At their annual meeting last month, the Caricom heads of state struggled to make headway on trade and immigration restrictions, although one issue which was met with unanimity was climate change.

The logic of the Caribbean Community (Caricom) is impeccable. As well known as the Caribbean countries are in cultural terms - beaches, food, music - they are fairly insignificant in global economic terms. Even adding them all together, their populations, trade and output make up less than 1% of the world totals.

Growing out of the Caribbean Free Trade Association, Caricom was established by the Treaty of Chaguaramas in 1973. In 1989, the decision to launch the Caricom Single Market and Economy (CSME) was taken.

But, as with all single markets, the CSME is easy to discuss and harder to implement. Stories abound of goods running into trade barriers, a recent and colourful example of which was a battle over Jamaican patties being blocked by Trinidad and Tobago. And when it comes to the movement of people, matters become even more contentious. Then the stories are of Caricom nationals being awakened in their beds by over-zealous immigration officers and sent home.

Against this backdrop and amid fears that with the development of sub-regional groupings the very existence of Caricom was in danger, the Caribbean heads of state met for their 30th annual meeting in Georgetown, Guyana, in July. Migration, climate change, the financial crisis and integration were the key issues. To commemorate the meeting, The Banker has produced a ranking of the region's Top 25 banks.

Jamaica's prime minister, Bruce Golding, who had raised concerns about the fissures in the grouping, told journalists at the meeting: "Jamaican exporters often say that 'they cannot be bothered with Caricom' because 'it is too much trouble'. It is absurd and ironic that at the moment it is easier to sell Caricom goods in Europe than to the rest of Caricom. We need to have common [trade] standards for the whole of Caricom."
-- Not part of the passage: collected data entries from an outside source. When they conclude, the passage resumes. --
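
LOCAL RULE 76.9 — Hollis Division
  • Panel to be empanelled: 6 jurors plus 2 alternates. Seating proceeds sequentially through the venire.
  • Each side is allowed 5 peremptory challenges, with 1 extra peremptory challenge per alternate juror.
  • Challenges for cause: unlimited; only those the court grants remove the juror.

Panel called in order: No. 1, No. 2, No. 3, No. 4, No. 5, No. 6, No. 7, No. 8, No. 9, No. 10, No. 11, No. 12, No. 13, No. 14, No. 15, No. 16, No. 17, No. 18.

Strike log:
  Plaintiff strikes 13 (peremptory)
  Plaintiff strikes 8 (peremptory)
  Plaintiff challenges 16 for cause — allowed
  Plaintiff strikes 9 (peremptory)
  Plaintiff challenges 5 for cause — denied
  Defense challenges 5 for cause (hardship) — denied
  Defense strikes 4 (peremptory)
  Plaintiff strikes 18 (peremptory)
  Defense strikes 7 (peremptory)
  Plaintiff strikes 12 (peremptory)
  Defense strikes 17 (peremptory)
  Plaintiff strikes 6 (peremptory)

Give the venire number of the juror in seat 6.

11

Removed: #4, #6, #7, #8, #9, #12, #13, #16, #17, #18. (#5 stays — for-cause denied.)
Filling seats in venire order through position 6: #1, #2, #3, #5, #10, #11.
So seat 6 is #11.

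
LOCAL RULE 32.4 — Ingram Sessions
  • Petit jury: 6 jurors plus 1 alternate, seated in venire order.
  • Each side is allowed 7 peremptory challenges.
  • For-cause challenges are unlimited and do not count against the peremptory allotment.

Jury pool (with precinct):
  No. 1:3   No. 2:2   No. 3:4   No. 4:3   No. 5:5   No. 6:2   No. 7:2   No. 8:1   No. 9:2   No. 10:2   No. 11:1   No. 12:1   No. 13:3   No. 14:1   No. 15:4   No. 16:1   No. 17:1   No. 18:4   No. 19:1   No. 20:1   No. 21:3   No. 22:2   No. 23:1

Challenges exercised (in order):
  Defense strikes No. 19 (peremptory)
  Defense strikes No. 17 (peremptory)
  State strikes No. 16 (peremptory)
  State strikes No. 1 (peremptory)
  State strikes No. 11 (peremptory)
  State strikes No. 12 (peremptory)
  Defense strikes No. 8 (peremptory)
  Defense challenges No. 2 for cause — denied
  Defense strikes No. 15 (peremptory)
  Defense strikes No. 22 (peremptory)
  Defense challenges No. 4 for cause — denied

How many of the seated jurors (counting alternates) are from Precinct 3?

1

Removed: #1, #8, #11, #12, #15, #16, #17, #19, #22.
Seated (7 incl. alternates): #2, #3, #4, #5, #6, #7, #9.
Of those, in Precinct 3: #4 → 1.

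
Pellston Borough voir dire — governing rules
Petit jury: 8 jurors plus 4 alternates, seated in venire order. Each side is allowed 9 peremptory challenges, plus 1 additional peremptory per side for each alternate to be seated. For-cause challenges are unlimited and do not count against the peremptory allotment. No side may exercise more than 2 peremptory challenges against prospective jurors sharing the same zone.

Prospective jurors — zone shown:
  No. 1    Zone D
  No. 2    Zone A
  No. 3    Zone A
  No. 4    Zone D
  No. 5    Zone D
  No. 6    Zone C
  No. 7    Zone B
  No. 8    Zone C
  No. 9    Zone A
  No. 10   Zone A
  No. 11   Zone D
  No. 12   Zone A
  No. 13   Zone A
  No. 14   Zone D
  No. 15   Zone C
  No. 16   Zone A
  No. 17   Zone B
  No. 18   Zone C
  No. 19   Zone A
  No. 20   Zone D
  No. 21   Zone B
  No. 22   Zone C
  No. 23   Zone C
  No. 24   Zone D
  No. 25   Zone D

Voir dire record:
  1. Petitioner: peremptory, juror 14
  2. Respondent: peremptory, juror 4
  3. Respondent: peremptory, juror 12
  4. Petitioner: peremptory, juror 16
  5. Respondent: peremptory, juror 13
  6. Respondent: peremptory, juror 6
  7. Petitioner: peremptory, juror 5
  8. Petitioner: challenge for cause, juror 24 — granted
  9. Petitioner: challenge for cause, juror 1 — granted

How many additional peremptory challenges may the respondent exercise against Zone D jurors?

Respondent peremptories so far: #4, #12, #13, #6 — 4 of 13 used, 9 left overall.
Against Zone D: #4 — 1 used; per-zone cap 2 leaves 1.
Binding limit: min(9, 1) = 1.

1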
But if trade issues cause some frictions, movement of people causes a lot more. At the opening ceremony, a number of heads of state referred to this in their speeches but from different sides of the argument. As might be expected, the challenges to free movement of people came from the richer states such as Antigua and Barbados, which are on the receiving end of immigration flows.

Baldwin Spencer, prime minister of Antigua and Barbuda, said: "Antigua and Barbuda has been practicing a very liberal immigration policy for a number of years. However, this open and liberal immigration policy cannot be sustained amid the growing threats posed by cross-border criminal activity and the challenges of the global financial crisis. Continuing this liberal immigration arrangement is counterproductive to my government's policy of providing the greatest good for the greatest number of our citizens and residents."

The counter-argument came from the president of Guyana, Bharrat Jagdeo, whose citizens are often the migrants in question. He said: "The average Caribbean traveller will assess the integration movement based on the ease with which he can travel from one member state to another within our single space. If he sees himself as encountering more hurdles in traversing this space than the visitor from overseas, his faith in integration is shaken, sometimes permanently. As I have said publicly, our countries have a sovereign right to determine our own immigration policies. However, maltreatment of Caricom citizens is repugnant to the Revised Treaty of Chaguaramas and to human decency, and must be deplored. If we treat our own people badly, how can we then expect third countries to receive them with respect?"

Caricom Full Members

Caricom Full Members

Common ground

Climate change is now occupying all the heads of state as they realise the impact it can have on tropical islands through floods and hurricanes. Tillman Thomas, prime minister of Grenada, said: "Two-thousand and nine is a particularly important year for climate change as the international negotiations are scheduled to culminate in a new intergovernmental regime to address causes and impacts of climate change. This new regime would be important for small states such as Caribbean Community member states, as the decisions taken on emission reductions will directly influence the amount of damage to the environment and other problems caused by climate change. The region needs to face the challenge head on."

The final communiqué established a task force to consider the region's response to the financial crisis, reaffirmed the goal of free movement of people but recognised that full implementation would be challenging and listed the region's priorities on climate change among other initiatives.